JBS paid $11 million ransom to cybercriminals
The world’s largest meat processor, JBS, has confirmed that it paid a ransom of $11 million to cyberattackers who the FBI have identified as the Russian-speaking REvil gang. JBS is based in Brazil, but last week’s hack targeted servers in the U.S. and Australia. CEO of JBS USA, Andre Nogueira, noted that making the decision to pay the ransom was very difficult but added, “we felt this decision had to be made to prevent any potential risk for our customers.”
Electronic Arts’ gaming source code stolen in hack
Hackers have breached the network of gaming giant Electronic Arts (EA) and have allegedly stolen roughly 750 GB of data, including game source code and debug tools. EA confirmed the data breach was not a ransomware attack and stated, “that a limited amount of code and related tools were stolen, and we do not expect any impact to our games or our business.” The attackers claim that the stolen data provides access to all EA services, and they are attempting to sell it at a price of $28 million. The hackers have posted screenshots to prove that the data is, in fact, in their possession. A spokesperson from EA has indicated that EA does not believe any of its player data has been stolen.
Largest stolen creds market seized by law enforcement
The US Department of Justice (DOJ) announced on Thursday that a multinational operation took down Slillpp, the largest online marketplace for stolen online login credentials. Just prior to seizure, Slilpp vendors were selling more than 80 million stolen user credentials for more than 1,400 companies, some of which are high-profile ones. Acting Assistant Attorney General Nicholas L. McQuaid of the Justice Department’s Criminal Division, stated, “The Slilpp marketplace allegedly caused hundreds of millions of dollars in losses to victims worldwide, including by enabling buyers to steal the identities of American victims.”
One Fastly customer triggered major internet outage
The major internet blackout that affected high-profile websites such as Amazon, Reddit, the Guardian and the New York Times on Tuesday has been attributed to a software bug. Cloud-computing company, Fastly, has indicted that a bug in a software update issued to customers in mid-May was triggered when one of its customers changed their settings. Fastly confirmed that, within 49 minutes of the incident, 95% of their network was operating normally. The company has deployed a bug fix across its network and is performing an analysis to determine why the bug was not detected during their software quality assurance and testing processes.
Thanks to our episode sponsor, Trend Micro
Google issues fix for Chrome zero-day exploited in the wild
Nebraska Medicine data breach settlement approved
In September 2020, Omaha-based Nebraska Medicine fell victim to a cyber-attack on its systems resulting in postponement of patient appointments and forcing staff to resort to charting by hand. In February, Nebraska Medicine reported the incident to the Department of Health and Human Services as a HIPAA breach affecting more than 216,000 individuals who the provider then began notifying about the incident. A US District Court of Nebraska judge has approved a lawsuit settlement that would compensate eligible claimants up to $3,000 for time and money spent dealing with the breach. Court documents indicate the provider failed to maintain adequate privacy practices and security controls including, systems monitoring, applying system security updates and patches, appropriately limiting privileged access to systems, and enforcing use of strong passwords.

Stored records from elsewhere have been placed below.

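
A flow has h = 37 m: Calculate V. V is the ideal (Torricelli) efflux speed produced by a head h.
Formula: V = \sqrt{2 g h}
V = √(2·9.81·37) = 26.94 m/s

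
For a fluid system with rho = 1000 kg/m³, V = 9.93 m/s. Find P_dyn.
Formula: P_{dyn} = \frac{1}{2} \rho V^2
P_dyn = 0.5·1000·9.93²/1000 = 49.3 kPa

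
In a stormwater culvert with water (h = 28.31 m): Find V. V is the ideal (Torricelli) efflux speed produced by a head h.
Formula: V = \sqrt{2 g h}
V = √(2·9.81·28.31) = 23.57 m/s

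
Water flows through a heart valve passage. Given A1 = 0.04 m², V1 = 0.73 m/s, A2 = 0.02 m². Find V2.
Formula: V_2 = \frac{A_1 V_1}{A_2}
V2 = 0.04·0.73/0.02 = 1.46 m/s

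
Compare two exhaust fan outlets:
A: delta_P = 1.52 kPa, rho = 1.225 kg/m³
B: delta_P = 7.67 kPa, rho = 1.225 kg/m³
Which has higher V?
V(A) = 49.82 m/s, V(B) = 111.9 m/s. Answer: B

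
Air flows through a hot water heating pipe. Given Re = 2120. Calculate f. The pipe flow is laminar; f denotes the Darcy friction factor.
Formula: f = \frac{64}{Re}
f = 64/2120 = 0.03019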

New TLS attack allows user data extraction and code execution
Researchers from three German universities have identified a new attack method against the commonly-used Transport Layer Security (TLS) protocol, that can allow a man-in-the-middle attacker to extract user data or execute arbitrary code. Researchers explained that the new attack, dubbed ALPACA, takes advantage of the fact that, “TLS does not bind a TCP connection to the intended application layer protocol.” This could allow an attacker to redirect TLS traffic to another endpoint. The researchers note that conducting such an attack would be very difficult from the internet and more plausible over a local network and advise administrators and developers to check their deployments and ensure that appropriate countermeasures are applied.

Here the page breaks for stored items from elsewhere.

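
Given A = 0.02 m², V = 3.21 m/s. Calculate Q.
Formula: Q = A V
Q = 0.02·3.21·1000 = 64.2 L/s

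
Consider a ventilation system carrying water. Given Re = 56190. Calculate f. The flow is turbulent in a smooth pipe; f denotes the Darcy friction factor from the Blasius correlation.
Formula: f = \frac{0.316}{Re^{0.25}}
f = 0.316/56190^0.25 = 0.02052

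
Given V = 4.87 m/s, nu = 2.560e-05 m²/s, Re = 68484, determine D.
Formula: Re = \frac{V D}{\nu}
Substituting knowns: 68484 = 4.87·D/2.560e-05
Solving for D: D = 68484·2.560e-05/4.87 = 0.36 m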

Hackers force Iowa college to cancel classes for four days (and counting)
The Des Moines Area Community College was forced to cancel classes for four straight days, beginning last Thursday, June 3, after hackers forced a shut-down parts of the their network and telephone system. The hack, which appears to be ransomware-related, has forced the college to resort to posting updates on Facebook, Twitter, and a barebones version of its website. School president, Rob Denson, posted a message on the school’s website indicating that the IT department is working with outside cyber security experts to restore service and determine whether any data was compromised. On Wednesday, the school began resuming a portion of its in-person classes.